Die absoluten Zahlen können jedoch trügerisch sein, ist der Rennkalender im letzten Jahrzehnt doch deutlich angewachsen. Blicken wir auf die Roten Flaggen pro Rennen so sehen wir 1990 und 2021 quasi gleichauf als Rekordjahre. In diesen Saisonen gab es ca. 0,3 mal Rot pro Rennen, oder mit anderen Worten: Es wurde etwa jedes dritte Rennen mit einer Roten Flagge unterbrochen. An dieser Betrachtungsweise kann auch bei den weiteren Jahren deutlich erkannt werden, dass die Formel 1 seit 2020 keine deutlichen Rekordwerte aufgestellt hat. Die laufende Saison 2023 ist natürlich noch herausgenommen. Aktuell würde sie dank Melbourne den Rahmen komplett sprengen und einen Wert von einer Roten Flagge pro Rennen haben. Da noch 20 Wochenenden ausstehen könnte dieser Wert theoretisch aber auch noch auf 0,13 pro Rennen sinken.

Fazit: Mehr Rote Flaggen als zuvor, aber kein neues Rekordniveau

Die Daten zeigen eindeutig, dass es seit 2020 eine erhöhte Anzahl an Roten Flaggen gibt. Zwischen 1999 und 2019 hatten Rennunterbrechungen bzw. Abbrüche Seltenheitswert. In 17 dieser 21 Saisonen hatte es nur einen oder gar keinen Fall gegeben. Eine Neuheit in der Formel-1-Geschichte ist die Anzahl an Roten Flaggen in den letzten Jahren allerdings nicht. In den 1980ern und 1990ern gab es bereits acht Saisonen mit drei oder mehr Roten Flaggen. Drei Jahre hintereinander mit drei oder mehr Rotphasen kamen jedoch von 2020 bis 2022 das erste Mal vor. Und allein durch Melbourne hat auch die Saison 2023 dieses Niveau bereits erreicht.

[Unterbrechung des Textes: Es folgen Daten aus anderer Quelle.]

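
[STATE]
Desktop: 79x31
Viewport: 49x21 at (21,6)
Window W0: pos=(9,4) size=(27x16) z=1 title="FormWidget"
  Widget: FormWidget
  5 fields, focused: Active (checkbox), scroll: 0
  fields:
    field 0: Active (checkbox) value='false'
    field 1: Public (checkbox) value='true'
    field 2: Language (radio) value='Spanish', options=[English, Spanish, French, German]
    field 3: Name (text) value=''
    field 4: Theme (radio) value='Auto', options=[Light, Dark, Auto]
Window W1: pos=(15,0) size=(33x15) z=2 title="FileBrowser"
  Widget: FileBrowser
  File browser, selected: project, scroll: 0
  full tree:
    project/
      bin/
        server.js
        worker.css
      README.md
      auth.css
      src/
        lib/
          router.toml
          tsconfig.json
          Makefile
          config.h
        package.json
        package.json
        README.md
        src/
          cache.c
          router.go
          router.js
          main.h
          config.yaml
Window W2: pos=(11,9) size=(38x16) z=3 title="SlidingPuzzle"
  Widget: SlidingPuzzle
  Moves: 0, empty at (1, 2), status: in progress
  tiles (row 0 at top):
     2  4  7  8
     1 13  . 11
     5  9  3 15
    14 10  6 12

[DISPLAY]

uth.css                   ┃                      
+] src/                   ┃                      
                          ┃                      
━━━━━━━━━━━━━━━━━━━━━━━━━━━┓                     
uzzle                      ┃                     
───────────────────────────┨                     
─┬────┬────┐               ┃                     
 │  7 │  8 │               ┃                     
─┼────┼────┤               ┃                     
 │    │ 11 │               ┃                     
─┼────┼────┤               ┃                     
 │  3 │ 15 │               ┃                     
─┼────┼────┤               ┃                     
 │  6 │ 12 │               ┃                     
─┴────┴────┘               ┃                     
                           ┃                     
                           ┃                     
                           ┃                     
━━━━━━━━━━━━━━━━━━━━━━━━━━━┛                     
                                                 
                                                 


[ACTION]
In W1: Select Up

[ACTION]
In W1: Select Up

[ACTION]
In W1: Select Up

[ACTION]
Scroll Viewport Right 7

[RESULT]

                   ┃                             
                   ┃                             
                   ┃                             
━━━━━━━━━━━━━━━━━━━━┓                            
                    ┃                            
────────────────────┨                            
────┐               ┃                            
  8 │               ┃                            
────┤               ┃                            
 11 │               ┃                            
────┤               ┃                            
 15 │               ┃                            
────┤               ┃                            
 12 │               ┃                            
────┘               ┃                            
                    ┃                            
                    ┃                            
                    ┃                            
━━━━━━━━━━━━━━━━━━━━┛                            
                                                 
                                                 


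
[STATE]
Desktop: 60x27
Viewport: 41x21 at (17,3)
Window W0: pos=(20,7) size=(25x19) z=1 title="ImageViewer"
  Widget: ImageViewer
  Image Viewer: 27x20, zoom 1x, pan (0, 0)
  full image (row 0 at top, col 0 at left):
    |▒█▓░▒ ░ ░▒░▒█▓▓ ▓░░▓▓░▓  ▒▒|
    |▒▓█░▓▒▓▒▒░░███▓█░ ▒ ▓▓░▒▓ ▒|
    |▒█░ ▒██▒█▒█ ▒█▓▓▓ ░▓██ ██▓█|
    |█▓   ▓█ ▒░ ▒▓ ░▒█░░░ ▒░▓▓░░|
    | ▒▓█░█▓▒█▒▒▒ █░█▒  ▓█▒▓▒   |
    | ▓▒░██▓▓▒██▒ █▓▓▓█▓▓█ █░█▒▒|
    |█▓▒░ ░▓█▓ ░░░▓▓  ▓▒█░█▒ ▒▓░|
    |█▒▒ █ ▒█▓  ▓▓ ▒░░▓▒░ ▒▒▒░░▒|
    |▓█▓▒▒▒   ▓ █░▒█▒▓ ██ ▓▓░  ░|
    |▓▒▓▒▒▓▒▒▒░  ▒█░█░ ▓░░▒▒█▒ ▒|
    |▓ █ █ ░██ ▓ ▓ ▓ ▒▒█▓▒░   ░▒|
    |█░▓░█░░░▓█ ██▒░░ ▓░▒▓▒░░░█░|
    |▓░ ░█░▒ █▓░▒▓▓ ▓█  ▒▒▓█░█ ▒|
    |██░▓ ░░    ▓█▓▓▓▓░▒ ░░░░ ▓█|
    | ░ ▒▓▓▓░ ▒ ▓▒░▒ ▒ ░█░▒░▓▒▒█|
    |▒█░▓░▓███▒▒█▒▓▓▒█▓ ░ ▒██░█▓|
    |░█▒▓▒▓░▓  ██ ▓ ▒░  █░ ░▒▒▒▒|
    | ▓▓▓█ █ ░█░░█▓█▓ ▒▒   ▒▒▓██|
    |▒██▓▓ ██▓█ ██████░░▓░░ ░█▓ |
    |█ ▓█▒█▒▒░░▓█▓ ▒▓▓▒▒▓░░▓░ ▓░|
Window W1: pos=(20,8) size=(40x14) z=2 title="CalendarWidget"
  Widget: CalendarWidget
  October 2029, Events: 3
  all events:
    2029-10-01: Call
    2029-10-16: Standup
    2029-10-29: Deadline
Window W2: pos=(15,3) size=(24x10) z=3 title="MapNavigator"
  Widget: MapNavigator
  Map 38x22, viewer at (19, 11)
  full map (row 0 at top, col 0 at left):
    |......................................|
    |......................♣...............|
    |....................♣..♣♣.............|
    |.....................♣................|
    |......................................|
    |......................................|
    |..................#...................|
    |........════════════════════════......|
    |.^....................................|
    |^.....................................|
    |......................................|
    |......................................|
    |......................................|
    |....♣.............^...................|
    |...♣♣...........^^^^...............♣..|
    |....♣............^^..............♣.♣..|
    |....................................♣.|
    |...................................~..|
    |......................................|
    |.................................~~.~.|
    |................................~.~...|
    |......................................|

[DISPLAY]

━━━━━━━━━━━━━━━━━━━━━┓                   
MapNavigator         ┃                   
─────────────────────┨                   
.....................┃                   
.....................┃━━━━━┓             
.....................┃━━━━━━━━━━━━━━━━━━━
..........@..........┃                   
.....................┃───────────────────
.........^...........┃er 2029            
━━━━━━━━━━━━━━━━━━━━━┛Su                 
   ┃ 1*  2  3  4  5  6  7                
   ┃ 8  9 10 11 12 13 14                 
   ┃15 16* 17 18 19 20 21                
   ┃22 23 24 25 26 27 28                 
   ┃29* 30 31                            
   ┃                                     
   ┃                                     
   ┃                                     
   ┗━━━━━━━━━━━━━━━━━━━━━━━━━━━━━━━━━━━━━
   ┃▓░ ░█░▒ █▓░▒▓▓ ▓█  ▒▒▓█┃             
   ┃██░▓ ░░    ▓█▓▓▓▓░▒ ░░░┃             


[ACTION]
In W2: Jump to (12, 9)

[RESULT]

━━━━━━━━━━━━━━━━━━━━━┓                   
MapNavigator         ┃                   
─────────────────────┨                   
................#....┃                   
......═══════════════┃━━━━━┓             
.....................┃━━━━━━━━━━━━━━━━━━━
..........@..........┃                   
.....................┃───────────────────
.....................┃er 2029            
━━━━━━━━━━━━━━━━━━━━━┛Su                 
   ┃ 1*  2  3  4  5  6  7                
   ┃ 8  9 10 11 12 13 14                 
   ┃15 16* 17 18 19 20 21                
   ┃22 23 24 25 26 27 28                 
   ┃29* 30 31                            
   ┃                                     
   ┃                                     
   ┃                                     
   ┗━━━━━━━━━━━━━━━━━━━━━━━━━━━━━━━━━━━━━
   ┃▓░ ░█░▒ █▓░▒▓▓ ▓█  ▒▒▓█┃             
   ┃██░▓ ░░    ▓█▓▓▓▓░▒ ░░░┃             


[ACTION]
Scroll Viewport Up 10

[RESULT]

                                         
                                         
                                         
━━━━━━━━━━━━━━━━━━━━━┓                   
MapNavigator         ┃                   
─────────────────────┨                   
................#....┃                   
......═══════════════┃━━━━━┓             
.....................┃━━━━━━━━━━━━━━━━━━━
..........@..........┃                   
.....................┃───────────────────
.....................┃er 2029            
━━━━━━━━━━━━━━━━━━━━━┛Su                 
   ┃ 1*  2  3  4  5  6  7                
   ┃ 8  9 10 11 12 13 14                 
   ┃15 16* 17 18 19 20 21                
   ┃22 23 24 25 26 27 28                 
   ┃29* 30 31                            
   ┃                                     
   ┃                                     
   ┃                                     


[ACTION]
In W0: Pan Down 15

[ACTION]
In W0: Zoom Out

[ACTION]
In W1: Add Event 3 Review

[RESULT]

                                         
                                         
                                         
━━━━━━━━━━━━━━━━━━━━━┓                   
MapNavigator         ┃                   
─────────────────────┨                   
................#....┃                   
......═══════════════┃━━━━━┓             
.....................┃━━━━━━━━━━━━━━━━━━━
..........@..........┃                   
.....................┃───────────────────
.....................┃er 2029            
━━━━━━━━━━━━━━━━━━━━━┛Su                 
   ┃ 1*  2  3*  4  5  6  7               
   ┃ 8  9 10 11 12 13 14                 
   ┃15 16* 17 18 19 20 21                
   ┃22 23 24 25 26 27 28                 
   ┃29* 30 31                            
   ┃                                     
   ┃                                     
   ┃                                     


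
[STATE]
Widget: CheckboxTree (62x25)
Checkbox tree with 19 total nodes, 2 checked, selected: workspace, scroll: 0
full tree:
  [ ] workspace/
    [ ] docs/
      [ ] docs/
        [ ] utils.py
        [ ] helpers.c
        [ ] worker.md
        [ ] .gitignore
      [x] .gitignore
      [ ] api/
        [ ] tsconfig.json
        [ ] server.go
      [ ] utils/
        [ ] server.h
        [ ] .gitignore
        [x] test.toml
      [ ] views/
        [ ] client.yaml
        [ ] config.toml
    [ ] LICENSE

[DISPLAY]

>[-] workspace/                                               
   [-] docs/                                                  
     [ ] docs/                                                
       [ ] utils.py                                           
       [ ] helpers.c                                          
       [ ] worker.md                                          
       [ ] .gitignore                                         
     [x] .gitignore                                           
     [ ] api/                                                 
       [ ] tsconfig.json                                      
       [ ] server.go                                          
     [-] utils/                                               
       [ ] server.h                                           
       [ ] .gitignore                                         
       [x] test.toml                                          
     [ ] views/                                               
       [ ] client.yaml                                        
       [ ] config.toml                                        
   [ ] LICENSE                                                
                                                              
                                                              
                                                              
                                                              
                                                              
                                                              


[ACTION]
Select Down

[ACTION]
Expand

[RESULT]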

Beim Australien GP 2023 gab es viel Schrott, Foto: LAT Images
Beim Australien GP 2023 gab es viel Schrott, Foto: LAT Images

Dennoch gilt es auch zu beachten, dass die Rennkalender von früher um die 16 Rennen hatten, während sie heutzutage auf 21 oder mehr Rennen angewachsen sind. Mehr Rennen ergeben logischerweise mehr Chancen auf Rote Flaggen. Der Vergleich mit den Werten pro Rennen macht also mehr Sinn und hier ist umso deutlicher zu sehen, dass es in den 1980ern und 1990ern bereits Saisonen mit ähnlich vielen Roten Flaggen gab. Vielmehr war seit den Jahren der Jahrtausendwende, in denen bei Unfällen immer mehr das Safety-Car genutzt wurde, ein deutlicher Rückgang eingetreten, der nun beendet worden ist.